En una tarde que redefinió la historia del fútbol, la selección de Brasil derrotó de forma contundente a la anfitriona Suecia con un marcador de 5-2, proclamándose campeona en la Gran Final de la Copa Mundial de la FIFA 1958TM. El encuentro se llevó a cabo el domingo 29 de junio de 1958 en el imponente Estadio Råsunda de Solna, Estocolmo. Con éste resultado, el conjunto sudamericano no sólamente borró el fantasma del “Maracanazo”, sino que se convirtió en el primer equipo en ganar un Mundial fuera de su propio continente.

Bajo la mirada expectante de 51,800 espectadores que abarrotaron las gradas, el partido comenzó con un balde de agua fría para los visitantes. Apenas al minuto 4, el capitán sueco Nils Liedholm, en pasillos centra en el limítrofe del área penal, burló a la defensa brasileña con dos regates exquisitos y definió con un disparo raso cruzado para el 1-0. Sin embargo, la respuesta brasileña fue orquestada por la magia de Garrincha; al minuto 9, desbordó por el sector derecho del área, ya en línea de fondo envió un centro preciso que Vavá, colocado en el corazón del área chica, empujó al fondo de la red. La fórmula se repitió al minuto 32: otro avance imparable de Garrincha, casi que una calca del anterior, terminó en los pies de Vavá, quien firmó su doblete para dar vuelta al marcador antes del descanso.
La segunda parte
La segunda mitad fue el escenario de la consagración definitiva de un joven de 17 años llamado Pelé. Al minuto 55, el astro realizó una de las jugadas más icónicas de la historia: colocado en el corazón del área grande, controló la pelota con el pecho, acto seguido le hizo un “sombrero” al defensor Gustavsson y sin dejar caer la pelota, justo ya en el manchón penal, la mandó a guardar con una volea magistral para el 3-1.

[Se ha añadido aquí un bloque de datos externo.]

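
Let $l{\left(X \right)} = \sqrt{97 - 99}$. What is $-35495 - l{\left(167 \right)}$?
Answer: $-35495 - i \sqrt{2} \approx -35495.0 - 1.4142 i$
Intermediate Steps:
$l{\left(X \right)} = i \sqrt{2}$ ($l{\left(X \right)} = \sqrt{-2} = i \sqrt{2}$)
$-35495 - l{\left(167 \right)} = -35495 - i \sqrt{2}$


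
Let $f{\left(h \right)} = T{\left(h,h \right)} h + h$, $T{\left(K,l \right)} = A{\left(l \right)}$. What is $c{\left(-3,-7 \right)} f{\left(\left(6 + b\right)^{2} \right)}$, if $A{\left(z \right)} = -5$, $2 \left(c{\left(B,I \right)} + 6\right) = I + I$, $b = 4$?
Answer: $5200$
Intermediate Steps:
$c{\left(B,I \right)} = -6 + I$ ($c{\left(B,I \right)} = -6 + \frac{I + I}{2} = -6 + \frac{2 I}{2} = -6 + I$)
$T{\left(K,l \right)} = -5$
$f{\left(h \right)} = - 4 h$ ($f{\left(h \right)} = - 5 h + h = - 4 h$)
$c{\left(-3,-7 \right)} f{\left(\left(6 + b\right)^{2} \right)} = \left(-6 - 7\right) \left(- 4 \left(6 + 4\right)^{2}\right) = - 13 \left(- 4 \cdot 10^{2}\right) = - 13 \left(\left(-4\right) 100\right) = \left(-13\right) \left(-400\right) = 5200$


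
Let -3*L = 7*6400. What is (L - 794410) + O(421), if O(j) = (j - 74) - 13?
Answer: -2427028/3 ≈ -8.0901e+5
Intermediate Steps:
L = -44800/3 (L = -7*6400/3 = -⅓*44800 = -44800/3 ≈ -14933.)
O(j) = -87 + j (O(j) = (-74 + j) - 13 = -87 + j)
(L - 794410) + O(421) = (-44800/3 - 794410) + (-87 + 421) = -2428030/3 + 334 = -2427028/3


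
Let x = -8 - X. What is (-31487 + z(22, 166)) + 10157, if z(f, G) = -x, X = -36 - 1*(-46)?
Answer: -21312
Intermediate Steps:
X = 10 (X = -36 + 46 = 10)
x = -18 (x = -8 - 1*10 = -8 - 10 = -18)
z(f, G) = 18 (z(f, G) = -1*(-18) = 18)
(-31487 + z(22, 166)) + 10157 = (-31487 + 18) + 10157 = -31469 + 10157 = -21312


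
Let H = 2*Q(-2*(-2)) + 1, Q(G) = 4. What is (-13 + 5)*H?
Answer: -72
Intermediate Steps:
H = 9 (H = 2*4 + 1 = 8 + 1 = 9)
(-13 + 5)*H = (-13 + 5)*9 = -8*9 = -72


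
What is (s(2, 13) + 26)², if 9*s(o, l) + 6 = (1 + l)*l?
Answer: 168100/81 ≈ 2075.3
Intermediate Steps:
s(o, l) = -⅔ + l*(1 + l)/9 (s(o, l) = -⅔ + ((1 + l)*l)/9 = -⅔ + (l*(1 + l))/9 = -⅔ + l*(1 + l)/9)
(s(2, 13) + 26)² = ((-⅔ + (⅑)*13 + (⅑)*13²) + 26)² = ((-⅔ + 13/9 + (⅑)*169) + 26)² = ((-⅔ + 13/9 + 169/9) + 26)² = (176/9 + 26)² = (410/9)² = 168100/81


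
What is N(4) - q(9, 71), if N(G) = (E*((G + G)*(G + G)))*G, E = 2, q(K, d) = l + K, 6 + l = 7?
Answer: 502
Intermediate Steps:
l = 1 (l = -6 + 7 = 1)
q(K, d) = 1 + K
N(G) = 8*G**3 (N(G) = (2*((G + G)*(G + G)))*G = (2*((2*G)*(2*G)))*G = (2*(4*G**2))*G = (8*G**2)*G = 8*G**3)
N(4) - q(9, 71) = 8*4**3 - (1 + 9) = 8*64 - 1*10 = 512 - 10 = 502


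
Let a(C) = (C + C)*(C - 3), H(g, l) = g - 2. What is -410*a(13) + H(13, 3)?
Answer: -106589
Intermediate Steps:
H(g, l) = -2 + g
a(C) = 2*C*(-3 + C) (a(C) = (2*C)*(-3 + C) = 2*C*(-3 + C))
-410*a(13) + H(13, 3) = -820*13*(-3 + 13) + (-2 + 13) = -820*13*10 + 11 = -410*260 + 11 = -106600 + 11 = -106589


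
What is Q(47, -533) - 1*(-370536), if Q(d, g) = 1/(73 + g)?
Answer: 170446559/460 ≈ 3.7054e+5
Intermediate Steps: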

El dominio continuó cuando Zagallo aprovechó un rebote en sector izquierdo del área, alcanzó a puntear la pelota para anticipar al defensa y ante la salida del arquero y fuerte golpe, también la punteó de zurda al minuto 68 para marcar el cuarto. Aunque Agne Simonsson descontó para Suecia al 80, cuando le sirvieron un pase filtrado desde pasillo central en el último cuarto y dirigido al corazón del área, apareció solo, incluso parecía estar en fuera de lugar, pero no se marcó. La sentencia final llegó en el tiempo de descuento con un cabezazo certero de Pelé en un centro a segundo palo que conectó en el vértice del área de meta, para sellar el 5-2 definitivo bajo el arbitraje del francés Maurice Guigue.

A lo largo del juego, hubo momentos de alta tensión, como un potente disparo de Garrincha que se estrelló en la cruceta y pudo haber ampliado la ventaja mucho antes. Tras el pitazo final, la emoción desbordó a los protagonistas. Años más tarde, Pelé recordaría éste torneo como el mejor de su carrera, al afirmar que “había más talento individual en el equipo de 1958 que en el de 1970”. Por su parte, el seleccionador sueco George Raynor reconoció la superioridad del rival, al admitir que era casi imposible frenar a un equipo que jugaba con tal libertad y destreza técnica.